Pass the retrieved context to the LLM with a tight system prompt:

response = client.chat.completions.create(
    model="gpt-4o-mini",
    messages=[
        {
            "role": "system",
            "content": (
                "Answer using ONLY the provided context. "
                "Be concise. Do not explain your reasoning."
            )
        },
        {
            "role": "user",
            "content": f"Context:\n{context}\n\nQuestion: {question}"
        }
    ]
)

System prompt tips:

  • "Answer using ONLY the provided context" - prevents hallucination
  • "Be concise. Do not explain your reasoning." - critical for reasoning models (Qwen3, DeepSeek-R1) which tend to over-explain
  • For Ollama/Qwen3 specifically, also pass "think": False to disable chain-of-thought mode

Making It Modular

A production RAG pipeline should decouple the LLM backend from the vector store backend. Define abstract base classes:

class BaseLLM(ABC):
    @abstractmethod
    def embed(self, texts: list[str]) -> list[list[float]]: ...
 
    @abstractmethod
    def chat(self, system: str, user: str) -> str: ...
 
class BaseVectorStore(ABC):
    @abstractmethod
    def add(self, ids, embeddings, documents, metadatas) -> None: ...
 
    @abstractmethod
    def query(self, embedding, top_k) -> list[str]: ...
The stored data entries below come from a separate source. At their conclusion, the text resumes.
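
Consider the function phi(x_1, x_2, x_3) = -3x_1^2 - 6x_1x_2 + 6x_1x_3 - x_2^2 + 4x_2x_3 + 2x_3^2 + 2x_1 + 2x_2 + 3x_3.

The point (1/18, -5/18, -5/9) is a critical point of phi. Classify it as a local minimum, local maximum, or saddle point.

saddle point

The Hessian is constant: H = [[-6, -6, 6], [-6, -2, 4], [6, 4, 4]].
Leading principal minors: Δ₁ = -6, Δ₂ = -24, Δ₃ = -216.
The minors fit neither the all-positive nor the alternating-sign pattern, so H is indefinite: a saddle point.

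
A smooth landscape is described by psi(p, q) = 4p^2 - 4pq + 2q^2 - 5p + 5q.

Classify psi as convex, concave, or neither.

convex

psi is quadratic, so its Hessian is the constant matrix H = [[8, -4], [-4, 4]].
det(H) = 16, tr(H) = 12.
det(H) > 0 and tr(H) > 0, so H is positive definite everywhere: convex.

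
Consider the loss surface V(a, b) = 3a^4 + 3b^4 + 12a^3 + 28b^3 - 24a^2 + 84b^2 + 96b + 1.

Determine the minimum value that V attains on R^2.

V(a,b) separates as P(a) + Q(b) + 1, so its minimum is min P + min Q + 1.
P'(a) = 12a(a - 1)(a + 4) vanishes at a ∈ {-4, 0, 1}; Q'(b) = 12(b + 1)(b + 2)(b + 4) vanishes at b ∈ {-4, -2, -1}.
Local minima of P (where P''>0): P(-4)=-384, P(1)=-9. Local minima of Q: Q(-4)=-64, Q(-1)=-37.
So the global minimum of V is P(-4) + Q(-4) + 1 = -384 − 64 + 1 = -447, attained at (-4, -4).

-447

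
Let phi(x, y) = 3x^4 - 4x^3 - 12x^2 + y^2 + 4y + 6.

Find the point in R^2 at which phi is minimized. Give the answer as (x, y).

phi(x,y) separates as P(x) + Q(y) + 6, so its minimum is min P + min Q + 6.
P'(x) = 12x(x - 2)(x + 1) vanishes at x ∈ {-1, 0, 2}; Q'(y) = 2y + 4 vanishes at y ∈ {-2}.
Local minima of P (where P''>0): P(-1)=-5, P(2)=-32. Local minima of Q: Q(-2)=-4.
So the global minimum of phi is P(2) + Q(-2) + 6 = -32 − 4 + 6 = -30, attained at (2, -2).

(2, -2)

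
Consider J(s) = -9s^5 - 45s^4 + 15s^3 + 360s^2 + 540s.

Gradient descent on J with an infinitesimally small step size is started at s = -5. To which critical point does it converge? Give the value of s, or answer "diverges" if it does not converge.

J'(s) = -45(s - 2)(s + 1)(s + 2)(s + 3), so J'(-5) = -7560.
Gradient descent moves in the -J' direction, i.e. s is increasing.
The nearest critical point in that direction is s = -3, where J'' = 450 > 0 (a local minimum). The iterate converges there.

-3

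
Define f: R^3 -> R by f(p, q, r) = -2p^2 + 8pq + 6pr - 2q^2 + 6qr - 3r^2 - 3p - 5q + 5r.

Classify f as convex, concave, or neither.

neither

f is quadratic, so its Hessian is the constant matrix H = [[-4, 8, 6], [8, -4, 6], [6, 6, -6]].
Leading principal minors: -4, -48, 1152.
Neither pattern holds ⇒ H is indefinite ⇒ neither convex nor concave.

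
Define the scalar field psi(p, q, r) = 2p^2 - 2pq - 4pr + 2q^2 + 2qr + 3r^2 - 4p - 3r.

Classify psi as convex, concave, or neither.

convex

psi is quadratic, so its Hessian is the constant matrix H = [[4, -2, -4], [-2, 4, 2], [-4, 2, 6]].
Leading principal minors: 4, 12, 24.
All positive ⇒ H ≻ 0 ⇒ convex.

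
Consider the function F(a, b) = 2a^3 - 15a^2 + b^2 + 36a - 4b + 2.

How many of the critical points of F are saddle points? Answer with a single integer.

F separates as a function of a plus a function of b, so ∇F=0 decouples.
∂F/∂a = 6(a - 3)(a - 2) = 0 at a ∈ {2, 3}; ∂F/∂b = 2(b - 2) = 0 at b ∈ {2}.
The Hessian is diagonal: diag(F_aa, F_bb). Second derivatives: F_aa(2)=-6, F_aa(3)=6; F_bb(2)=2.
Saddle points occur where the two diagonal entries have opposite signs: (2, 2). Count: 1.

1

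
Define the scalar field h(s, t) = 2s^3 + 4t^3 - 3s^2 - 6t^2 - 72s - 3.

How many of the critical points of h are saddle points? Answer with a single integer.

2

h separates as a function of s plus a function of t, so ∇h=0 decouples.
∂h/∂s = 6(s - 4)(s + 3) = 0 at s ∈ {-3, 4}; ∂h/∂t = 12t(t - 1) = 0 at t ∈ {0, 1}.
The Hessian is diagonal: diag(h_ss, h_tt). Second derivatives: h_ss(-3)=-42, h_ss(4)=42; h_tt(0)=-12, h_tt(1)=12.
Saddle points occur where the two diagonal entries have opposite signs: (-3, 1), (4, 0). Count: 2.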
Now your pipeline only depends on these interfaces. Swapping OpenAI for Ollama, or ChromaDB for Pinecone, requires zero changes to pipeline logic.


Common Pitfalls

1. Re-embedding on every run Use persistent storage and check if the collection exists before indexing. Embeddings are expensive and slow.
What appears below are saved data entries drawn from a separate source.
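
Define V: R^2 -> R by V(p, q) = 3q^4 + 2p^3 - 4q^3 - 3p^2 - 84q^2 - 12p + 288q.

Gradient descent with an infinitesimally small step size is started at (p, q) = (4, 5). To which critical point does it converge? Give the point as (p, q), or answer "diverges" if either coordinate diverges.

V is separable, so gradient descent decouples: p follows -∂V/∂p, q follows -∂V/∂q.
∂V/∂p = 6(p - 2)(p + 1); at p=4 this is 60, so p decreases.
∂V/∂q = 12(q - 3)(q - 2)(q + 4); at q=5 this is 648, so q decreases.
p converges to its nearest critical value 2 (a local min of the p-part); q converges to 3. The iterate converges to (2, 3).

(2, 3)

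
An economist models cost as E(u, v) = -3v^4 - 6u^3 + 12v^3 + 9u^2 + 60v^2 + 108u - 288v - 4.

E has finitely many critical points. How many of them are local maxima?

E separates as a function of u plus a function of v, so ∇E=0 decouples.
∂E/∂u = -18(u - 3)(u + 2) = 0 at u ∈ {-2, 3}; ∂E/∂v = -12(v - 4)(v - 2)(v + 3) = 0 at v ∈ {-3, 2, 4}.
The Hessian is diagonal: diag(E_uu, E_vv). Second derivatives: E_uu(-2)=90, E_uu(3)=-90; E_vv(-3)=-420, E_vv(2)=120, E_vv(4)=-168.
Local maxima occur where both diagonal entries negative: (3, -3), (3, 4). Count: 2.

2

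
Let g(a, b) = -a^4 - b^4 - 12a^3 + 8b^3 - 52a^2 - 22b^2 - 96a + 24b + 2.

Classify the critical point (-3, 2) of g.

The mixed partial ∂²g/∂a∂b is 0, so the Hessian at any point is diag(g_aa, g_bb) = diag(-4(3a^2 + 18a + 26), 4(-3b^2 + 12b - 11)).
At (-3, 2): H = diag(4, 4).
Both eigenvalues are positive, so H is positive definite: a local minimum.

local minimum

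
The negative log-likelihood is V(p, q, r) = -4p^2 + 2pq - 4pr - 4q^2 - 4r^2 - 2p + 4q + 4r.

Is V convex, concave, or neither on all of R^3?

concave

V is quadratic, so its Hessian is the constant matrix H = [[-8, 2, -4], [2, -8, 0], [-4, 0, -8]].
Leading principal minors: -8, 60, -352.
Signs alternate −, +, − ⇒ H ≺ 0 ⇒ concave.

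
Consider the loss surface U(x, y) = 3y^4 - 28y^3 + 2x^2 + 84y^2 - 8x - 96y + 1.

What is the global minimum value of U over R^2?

-71

U(x,y) separates as P(x) + Q(y) + 1, so its minimum is min P + min Q + 1.
P'(x) = 4x - 8 vanishes at x ∈ {2}; Q'(y) = 12(y - 4)(y - 2)(y - 1) vanishes at y ∈ {1, 2, 4}.
Local minima of P (where P''>0): P(2)=-8. Local minima of Q: Q(1)=-37, Q(4)=-64.
So the global minimum of U is P(2) + Q(4) + 1 = -8 − 64 + 1 = -71, attained at (2, 4).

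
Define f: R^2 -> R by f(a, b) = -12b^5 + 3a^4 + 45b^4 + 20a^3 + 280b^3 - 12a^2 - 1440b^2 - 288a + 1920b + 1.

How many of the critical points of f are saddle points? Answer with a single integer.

f separates as a function of a plus a function of b, so ∇f=0 decouples.
∂f/∂a = 12(a - 2)(a + 3)(a + 4) = 0 at a ∈ {-4, -3, 2}; ∂f/∂b = -60(b - 4)(b - 2)(b - 1)(b + 4) = 0 at b ∈ {-4, 1, 2, 4}.
The Hessian is diagonal: diag(f_aa, f_bb). Second derivatives: f_aa(-4)=72, f_aa(-3)=-60, f_aa(2)=360; f_bb(-4)=14400, f_bb(1)=-900, f_bb(2)=720, f_bb(4)=-2880.
Saddle points occur where the two diagonal entries have opposite signs: (-4, 1), (-4, 4), (-3, -4), (-3, 2), (2, 1), (2, 4). Count: 6.

6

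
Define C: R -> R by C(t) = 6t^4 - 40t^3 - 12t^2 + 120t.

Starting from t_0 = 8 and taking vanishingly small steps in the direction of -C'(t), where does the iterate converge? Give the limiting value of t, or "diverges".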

2. top_k too low If one section (e.g. Work Experience) splits into 6 chunks and you only fetch 3, you'll get incomplete answers. Set top_k to cover your densest section.

3. Mixing embedding models Index with text-embedding-3-small, query with text-embedding-3-large = broken results. Always use the same model end-to-end.

4. Reasoning models in verbose mode Qwen3, DeepSeek-R1, and similar models think out loud by default. Pass "think": False in the Ollama request or use /no_think system prompt prefix.

5. Chunk size mismatch Chunks too small = lose context. Chunks too large = lose precision. For most document types, 200-400 tokens per chunk is the sweet spot.


Full Stack Summary

PDF / Docs
    ↓  loader.py
Chunks (text + metadata)
    ↓  llm.embed()
Vectors (float arrays)
    ↓  vectorstore.add()
ChromaDB / Pinecone
    ↓  vectorstore.query()
Top-K Chunks
    ↓  llm.chat()
Grounded Answer

RAG is not magic - it's a retrieval system feeding a generation system. Get the retrieval right (chunking, top_k, embeddings) and the generation almost takes care of itself.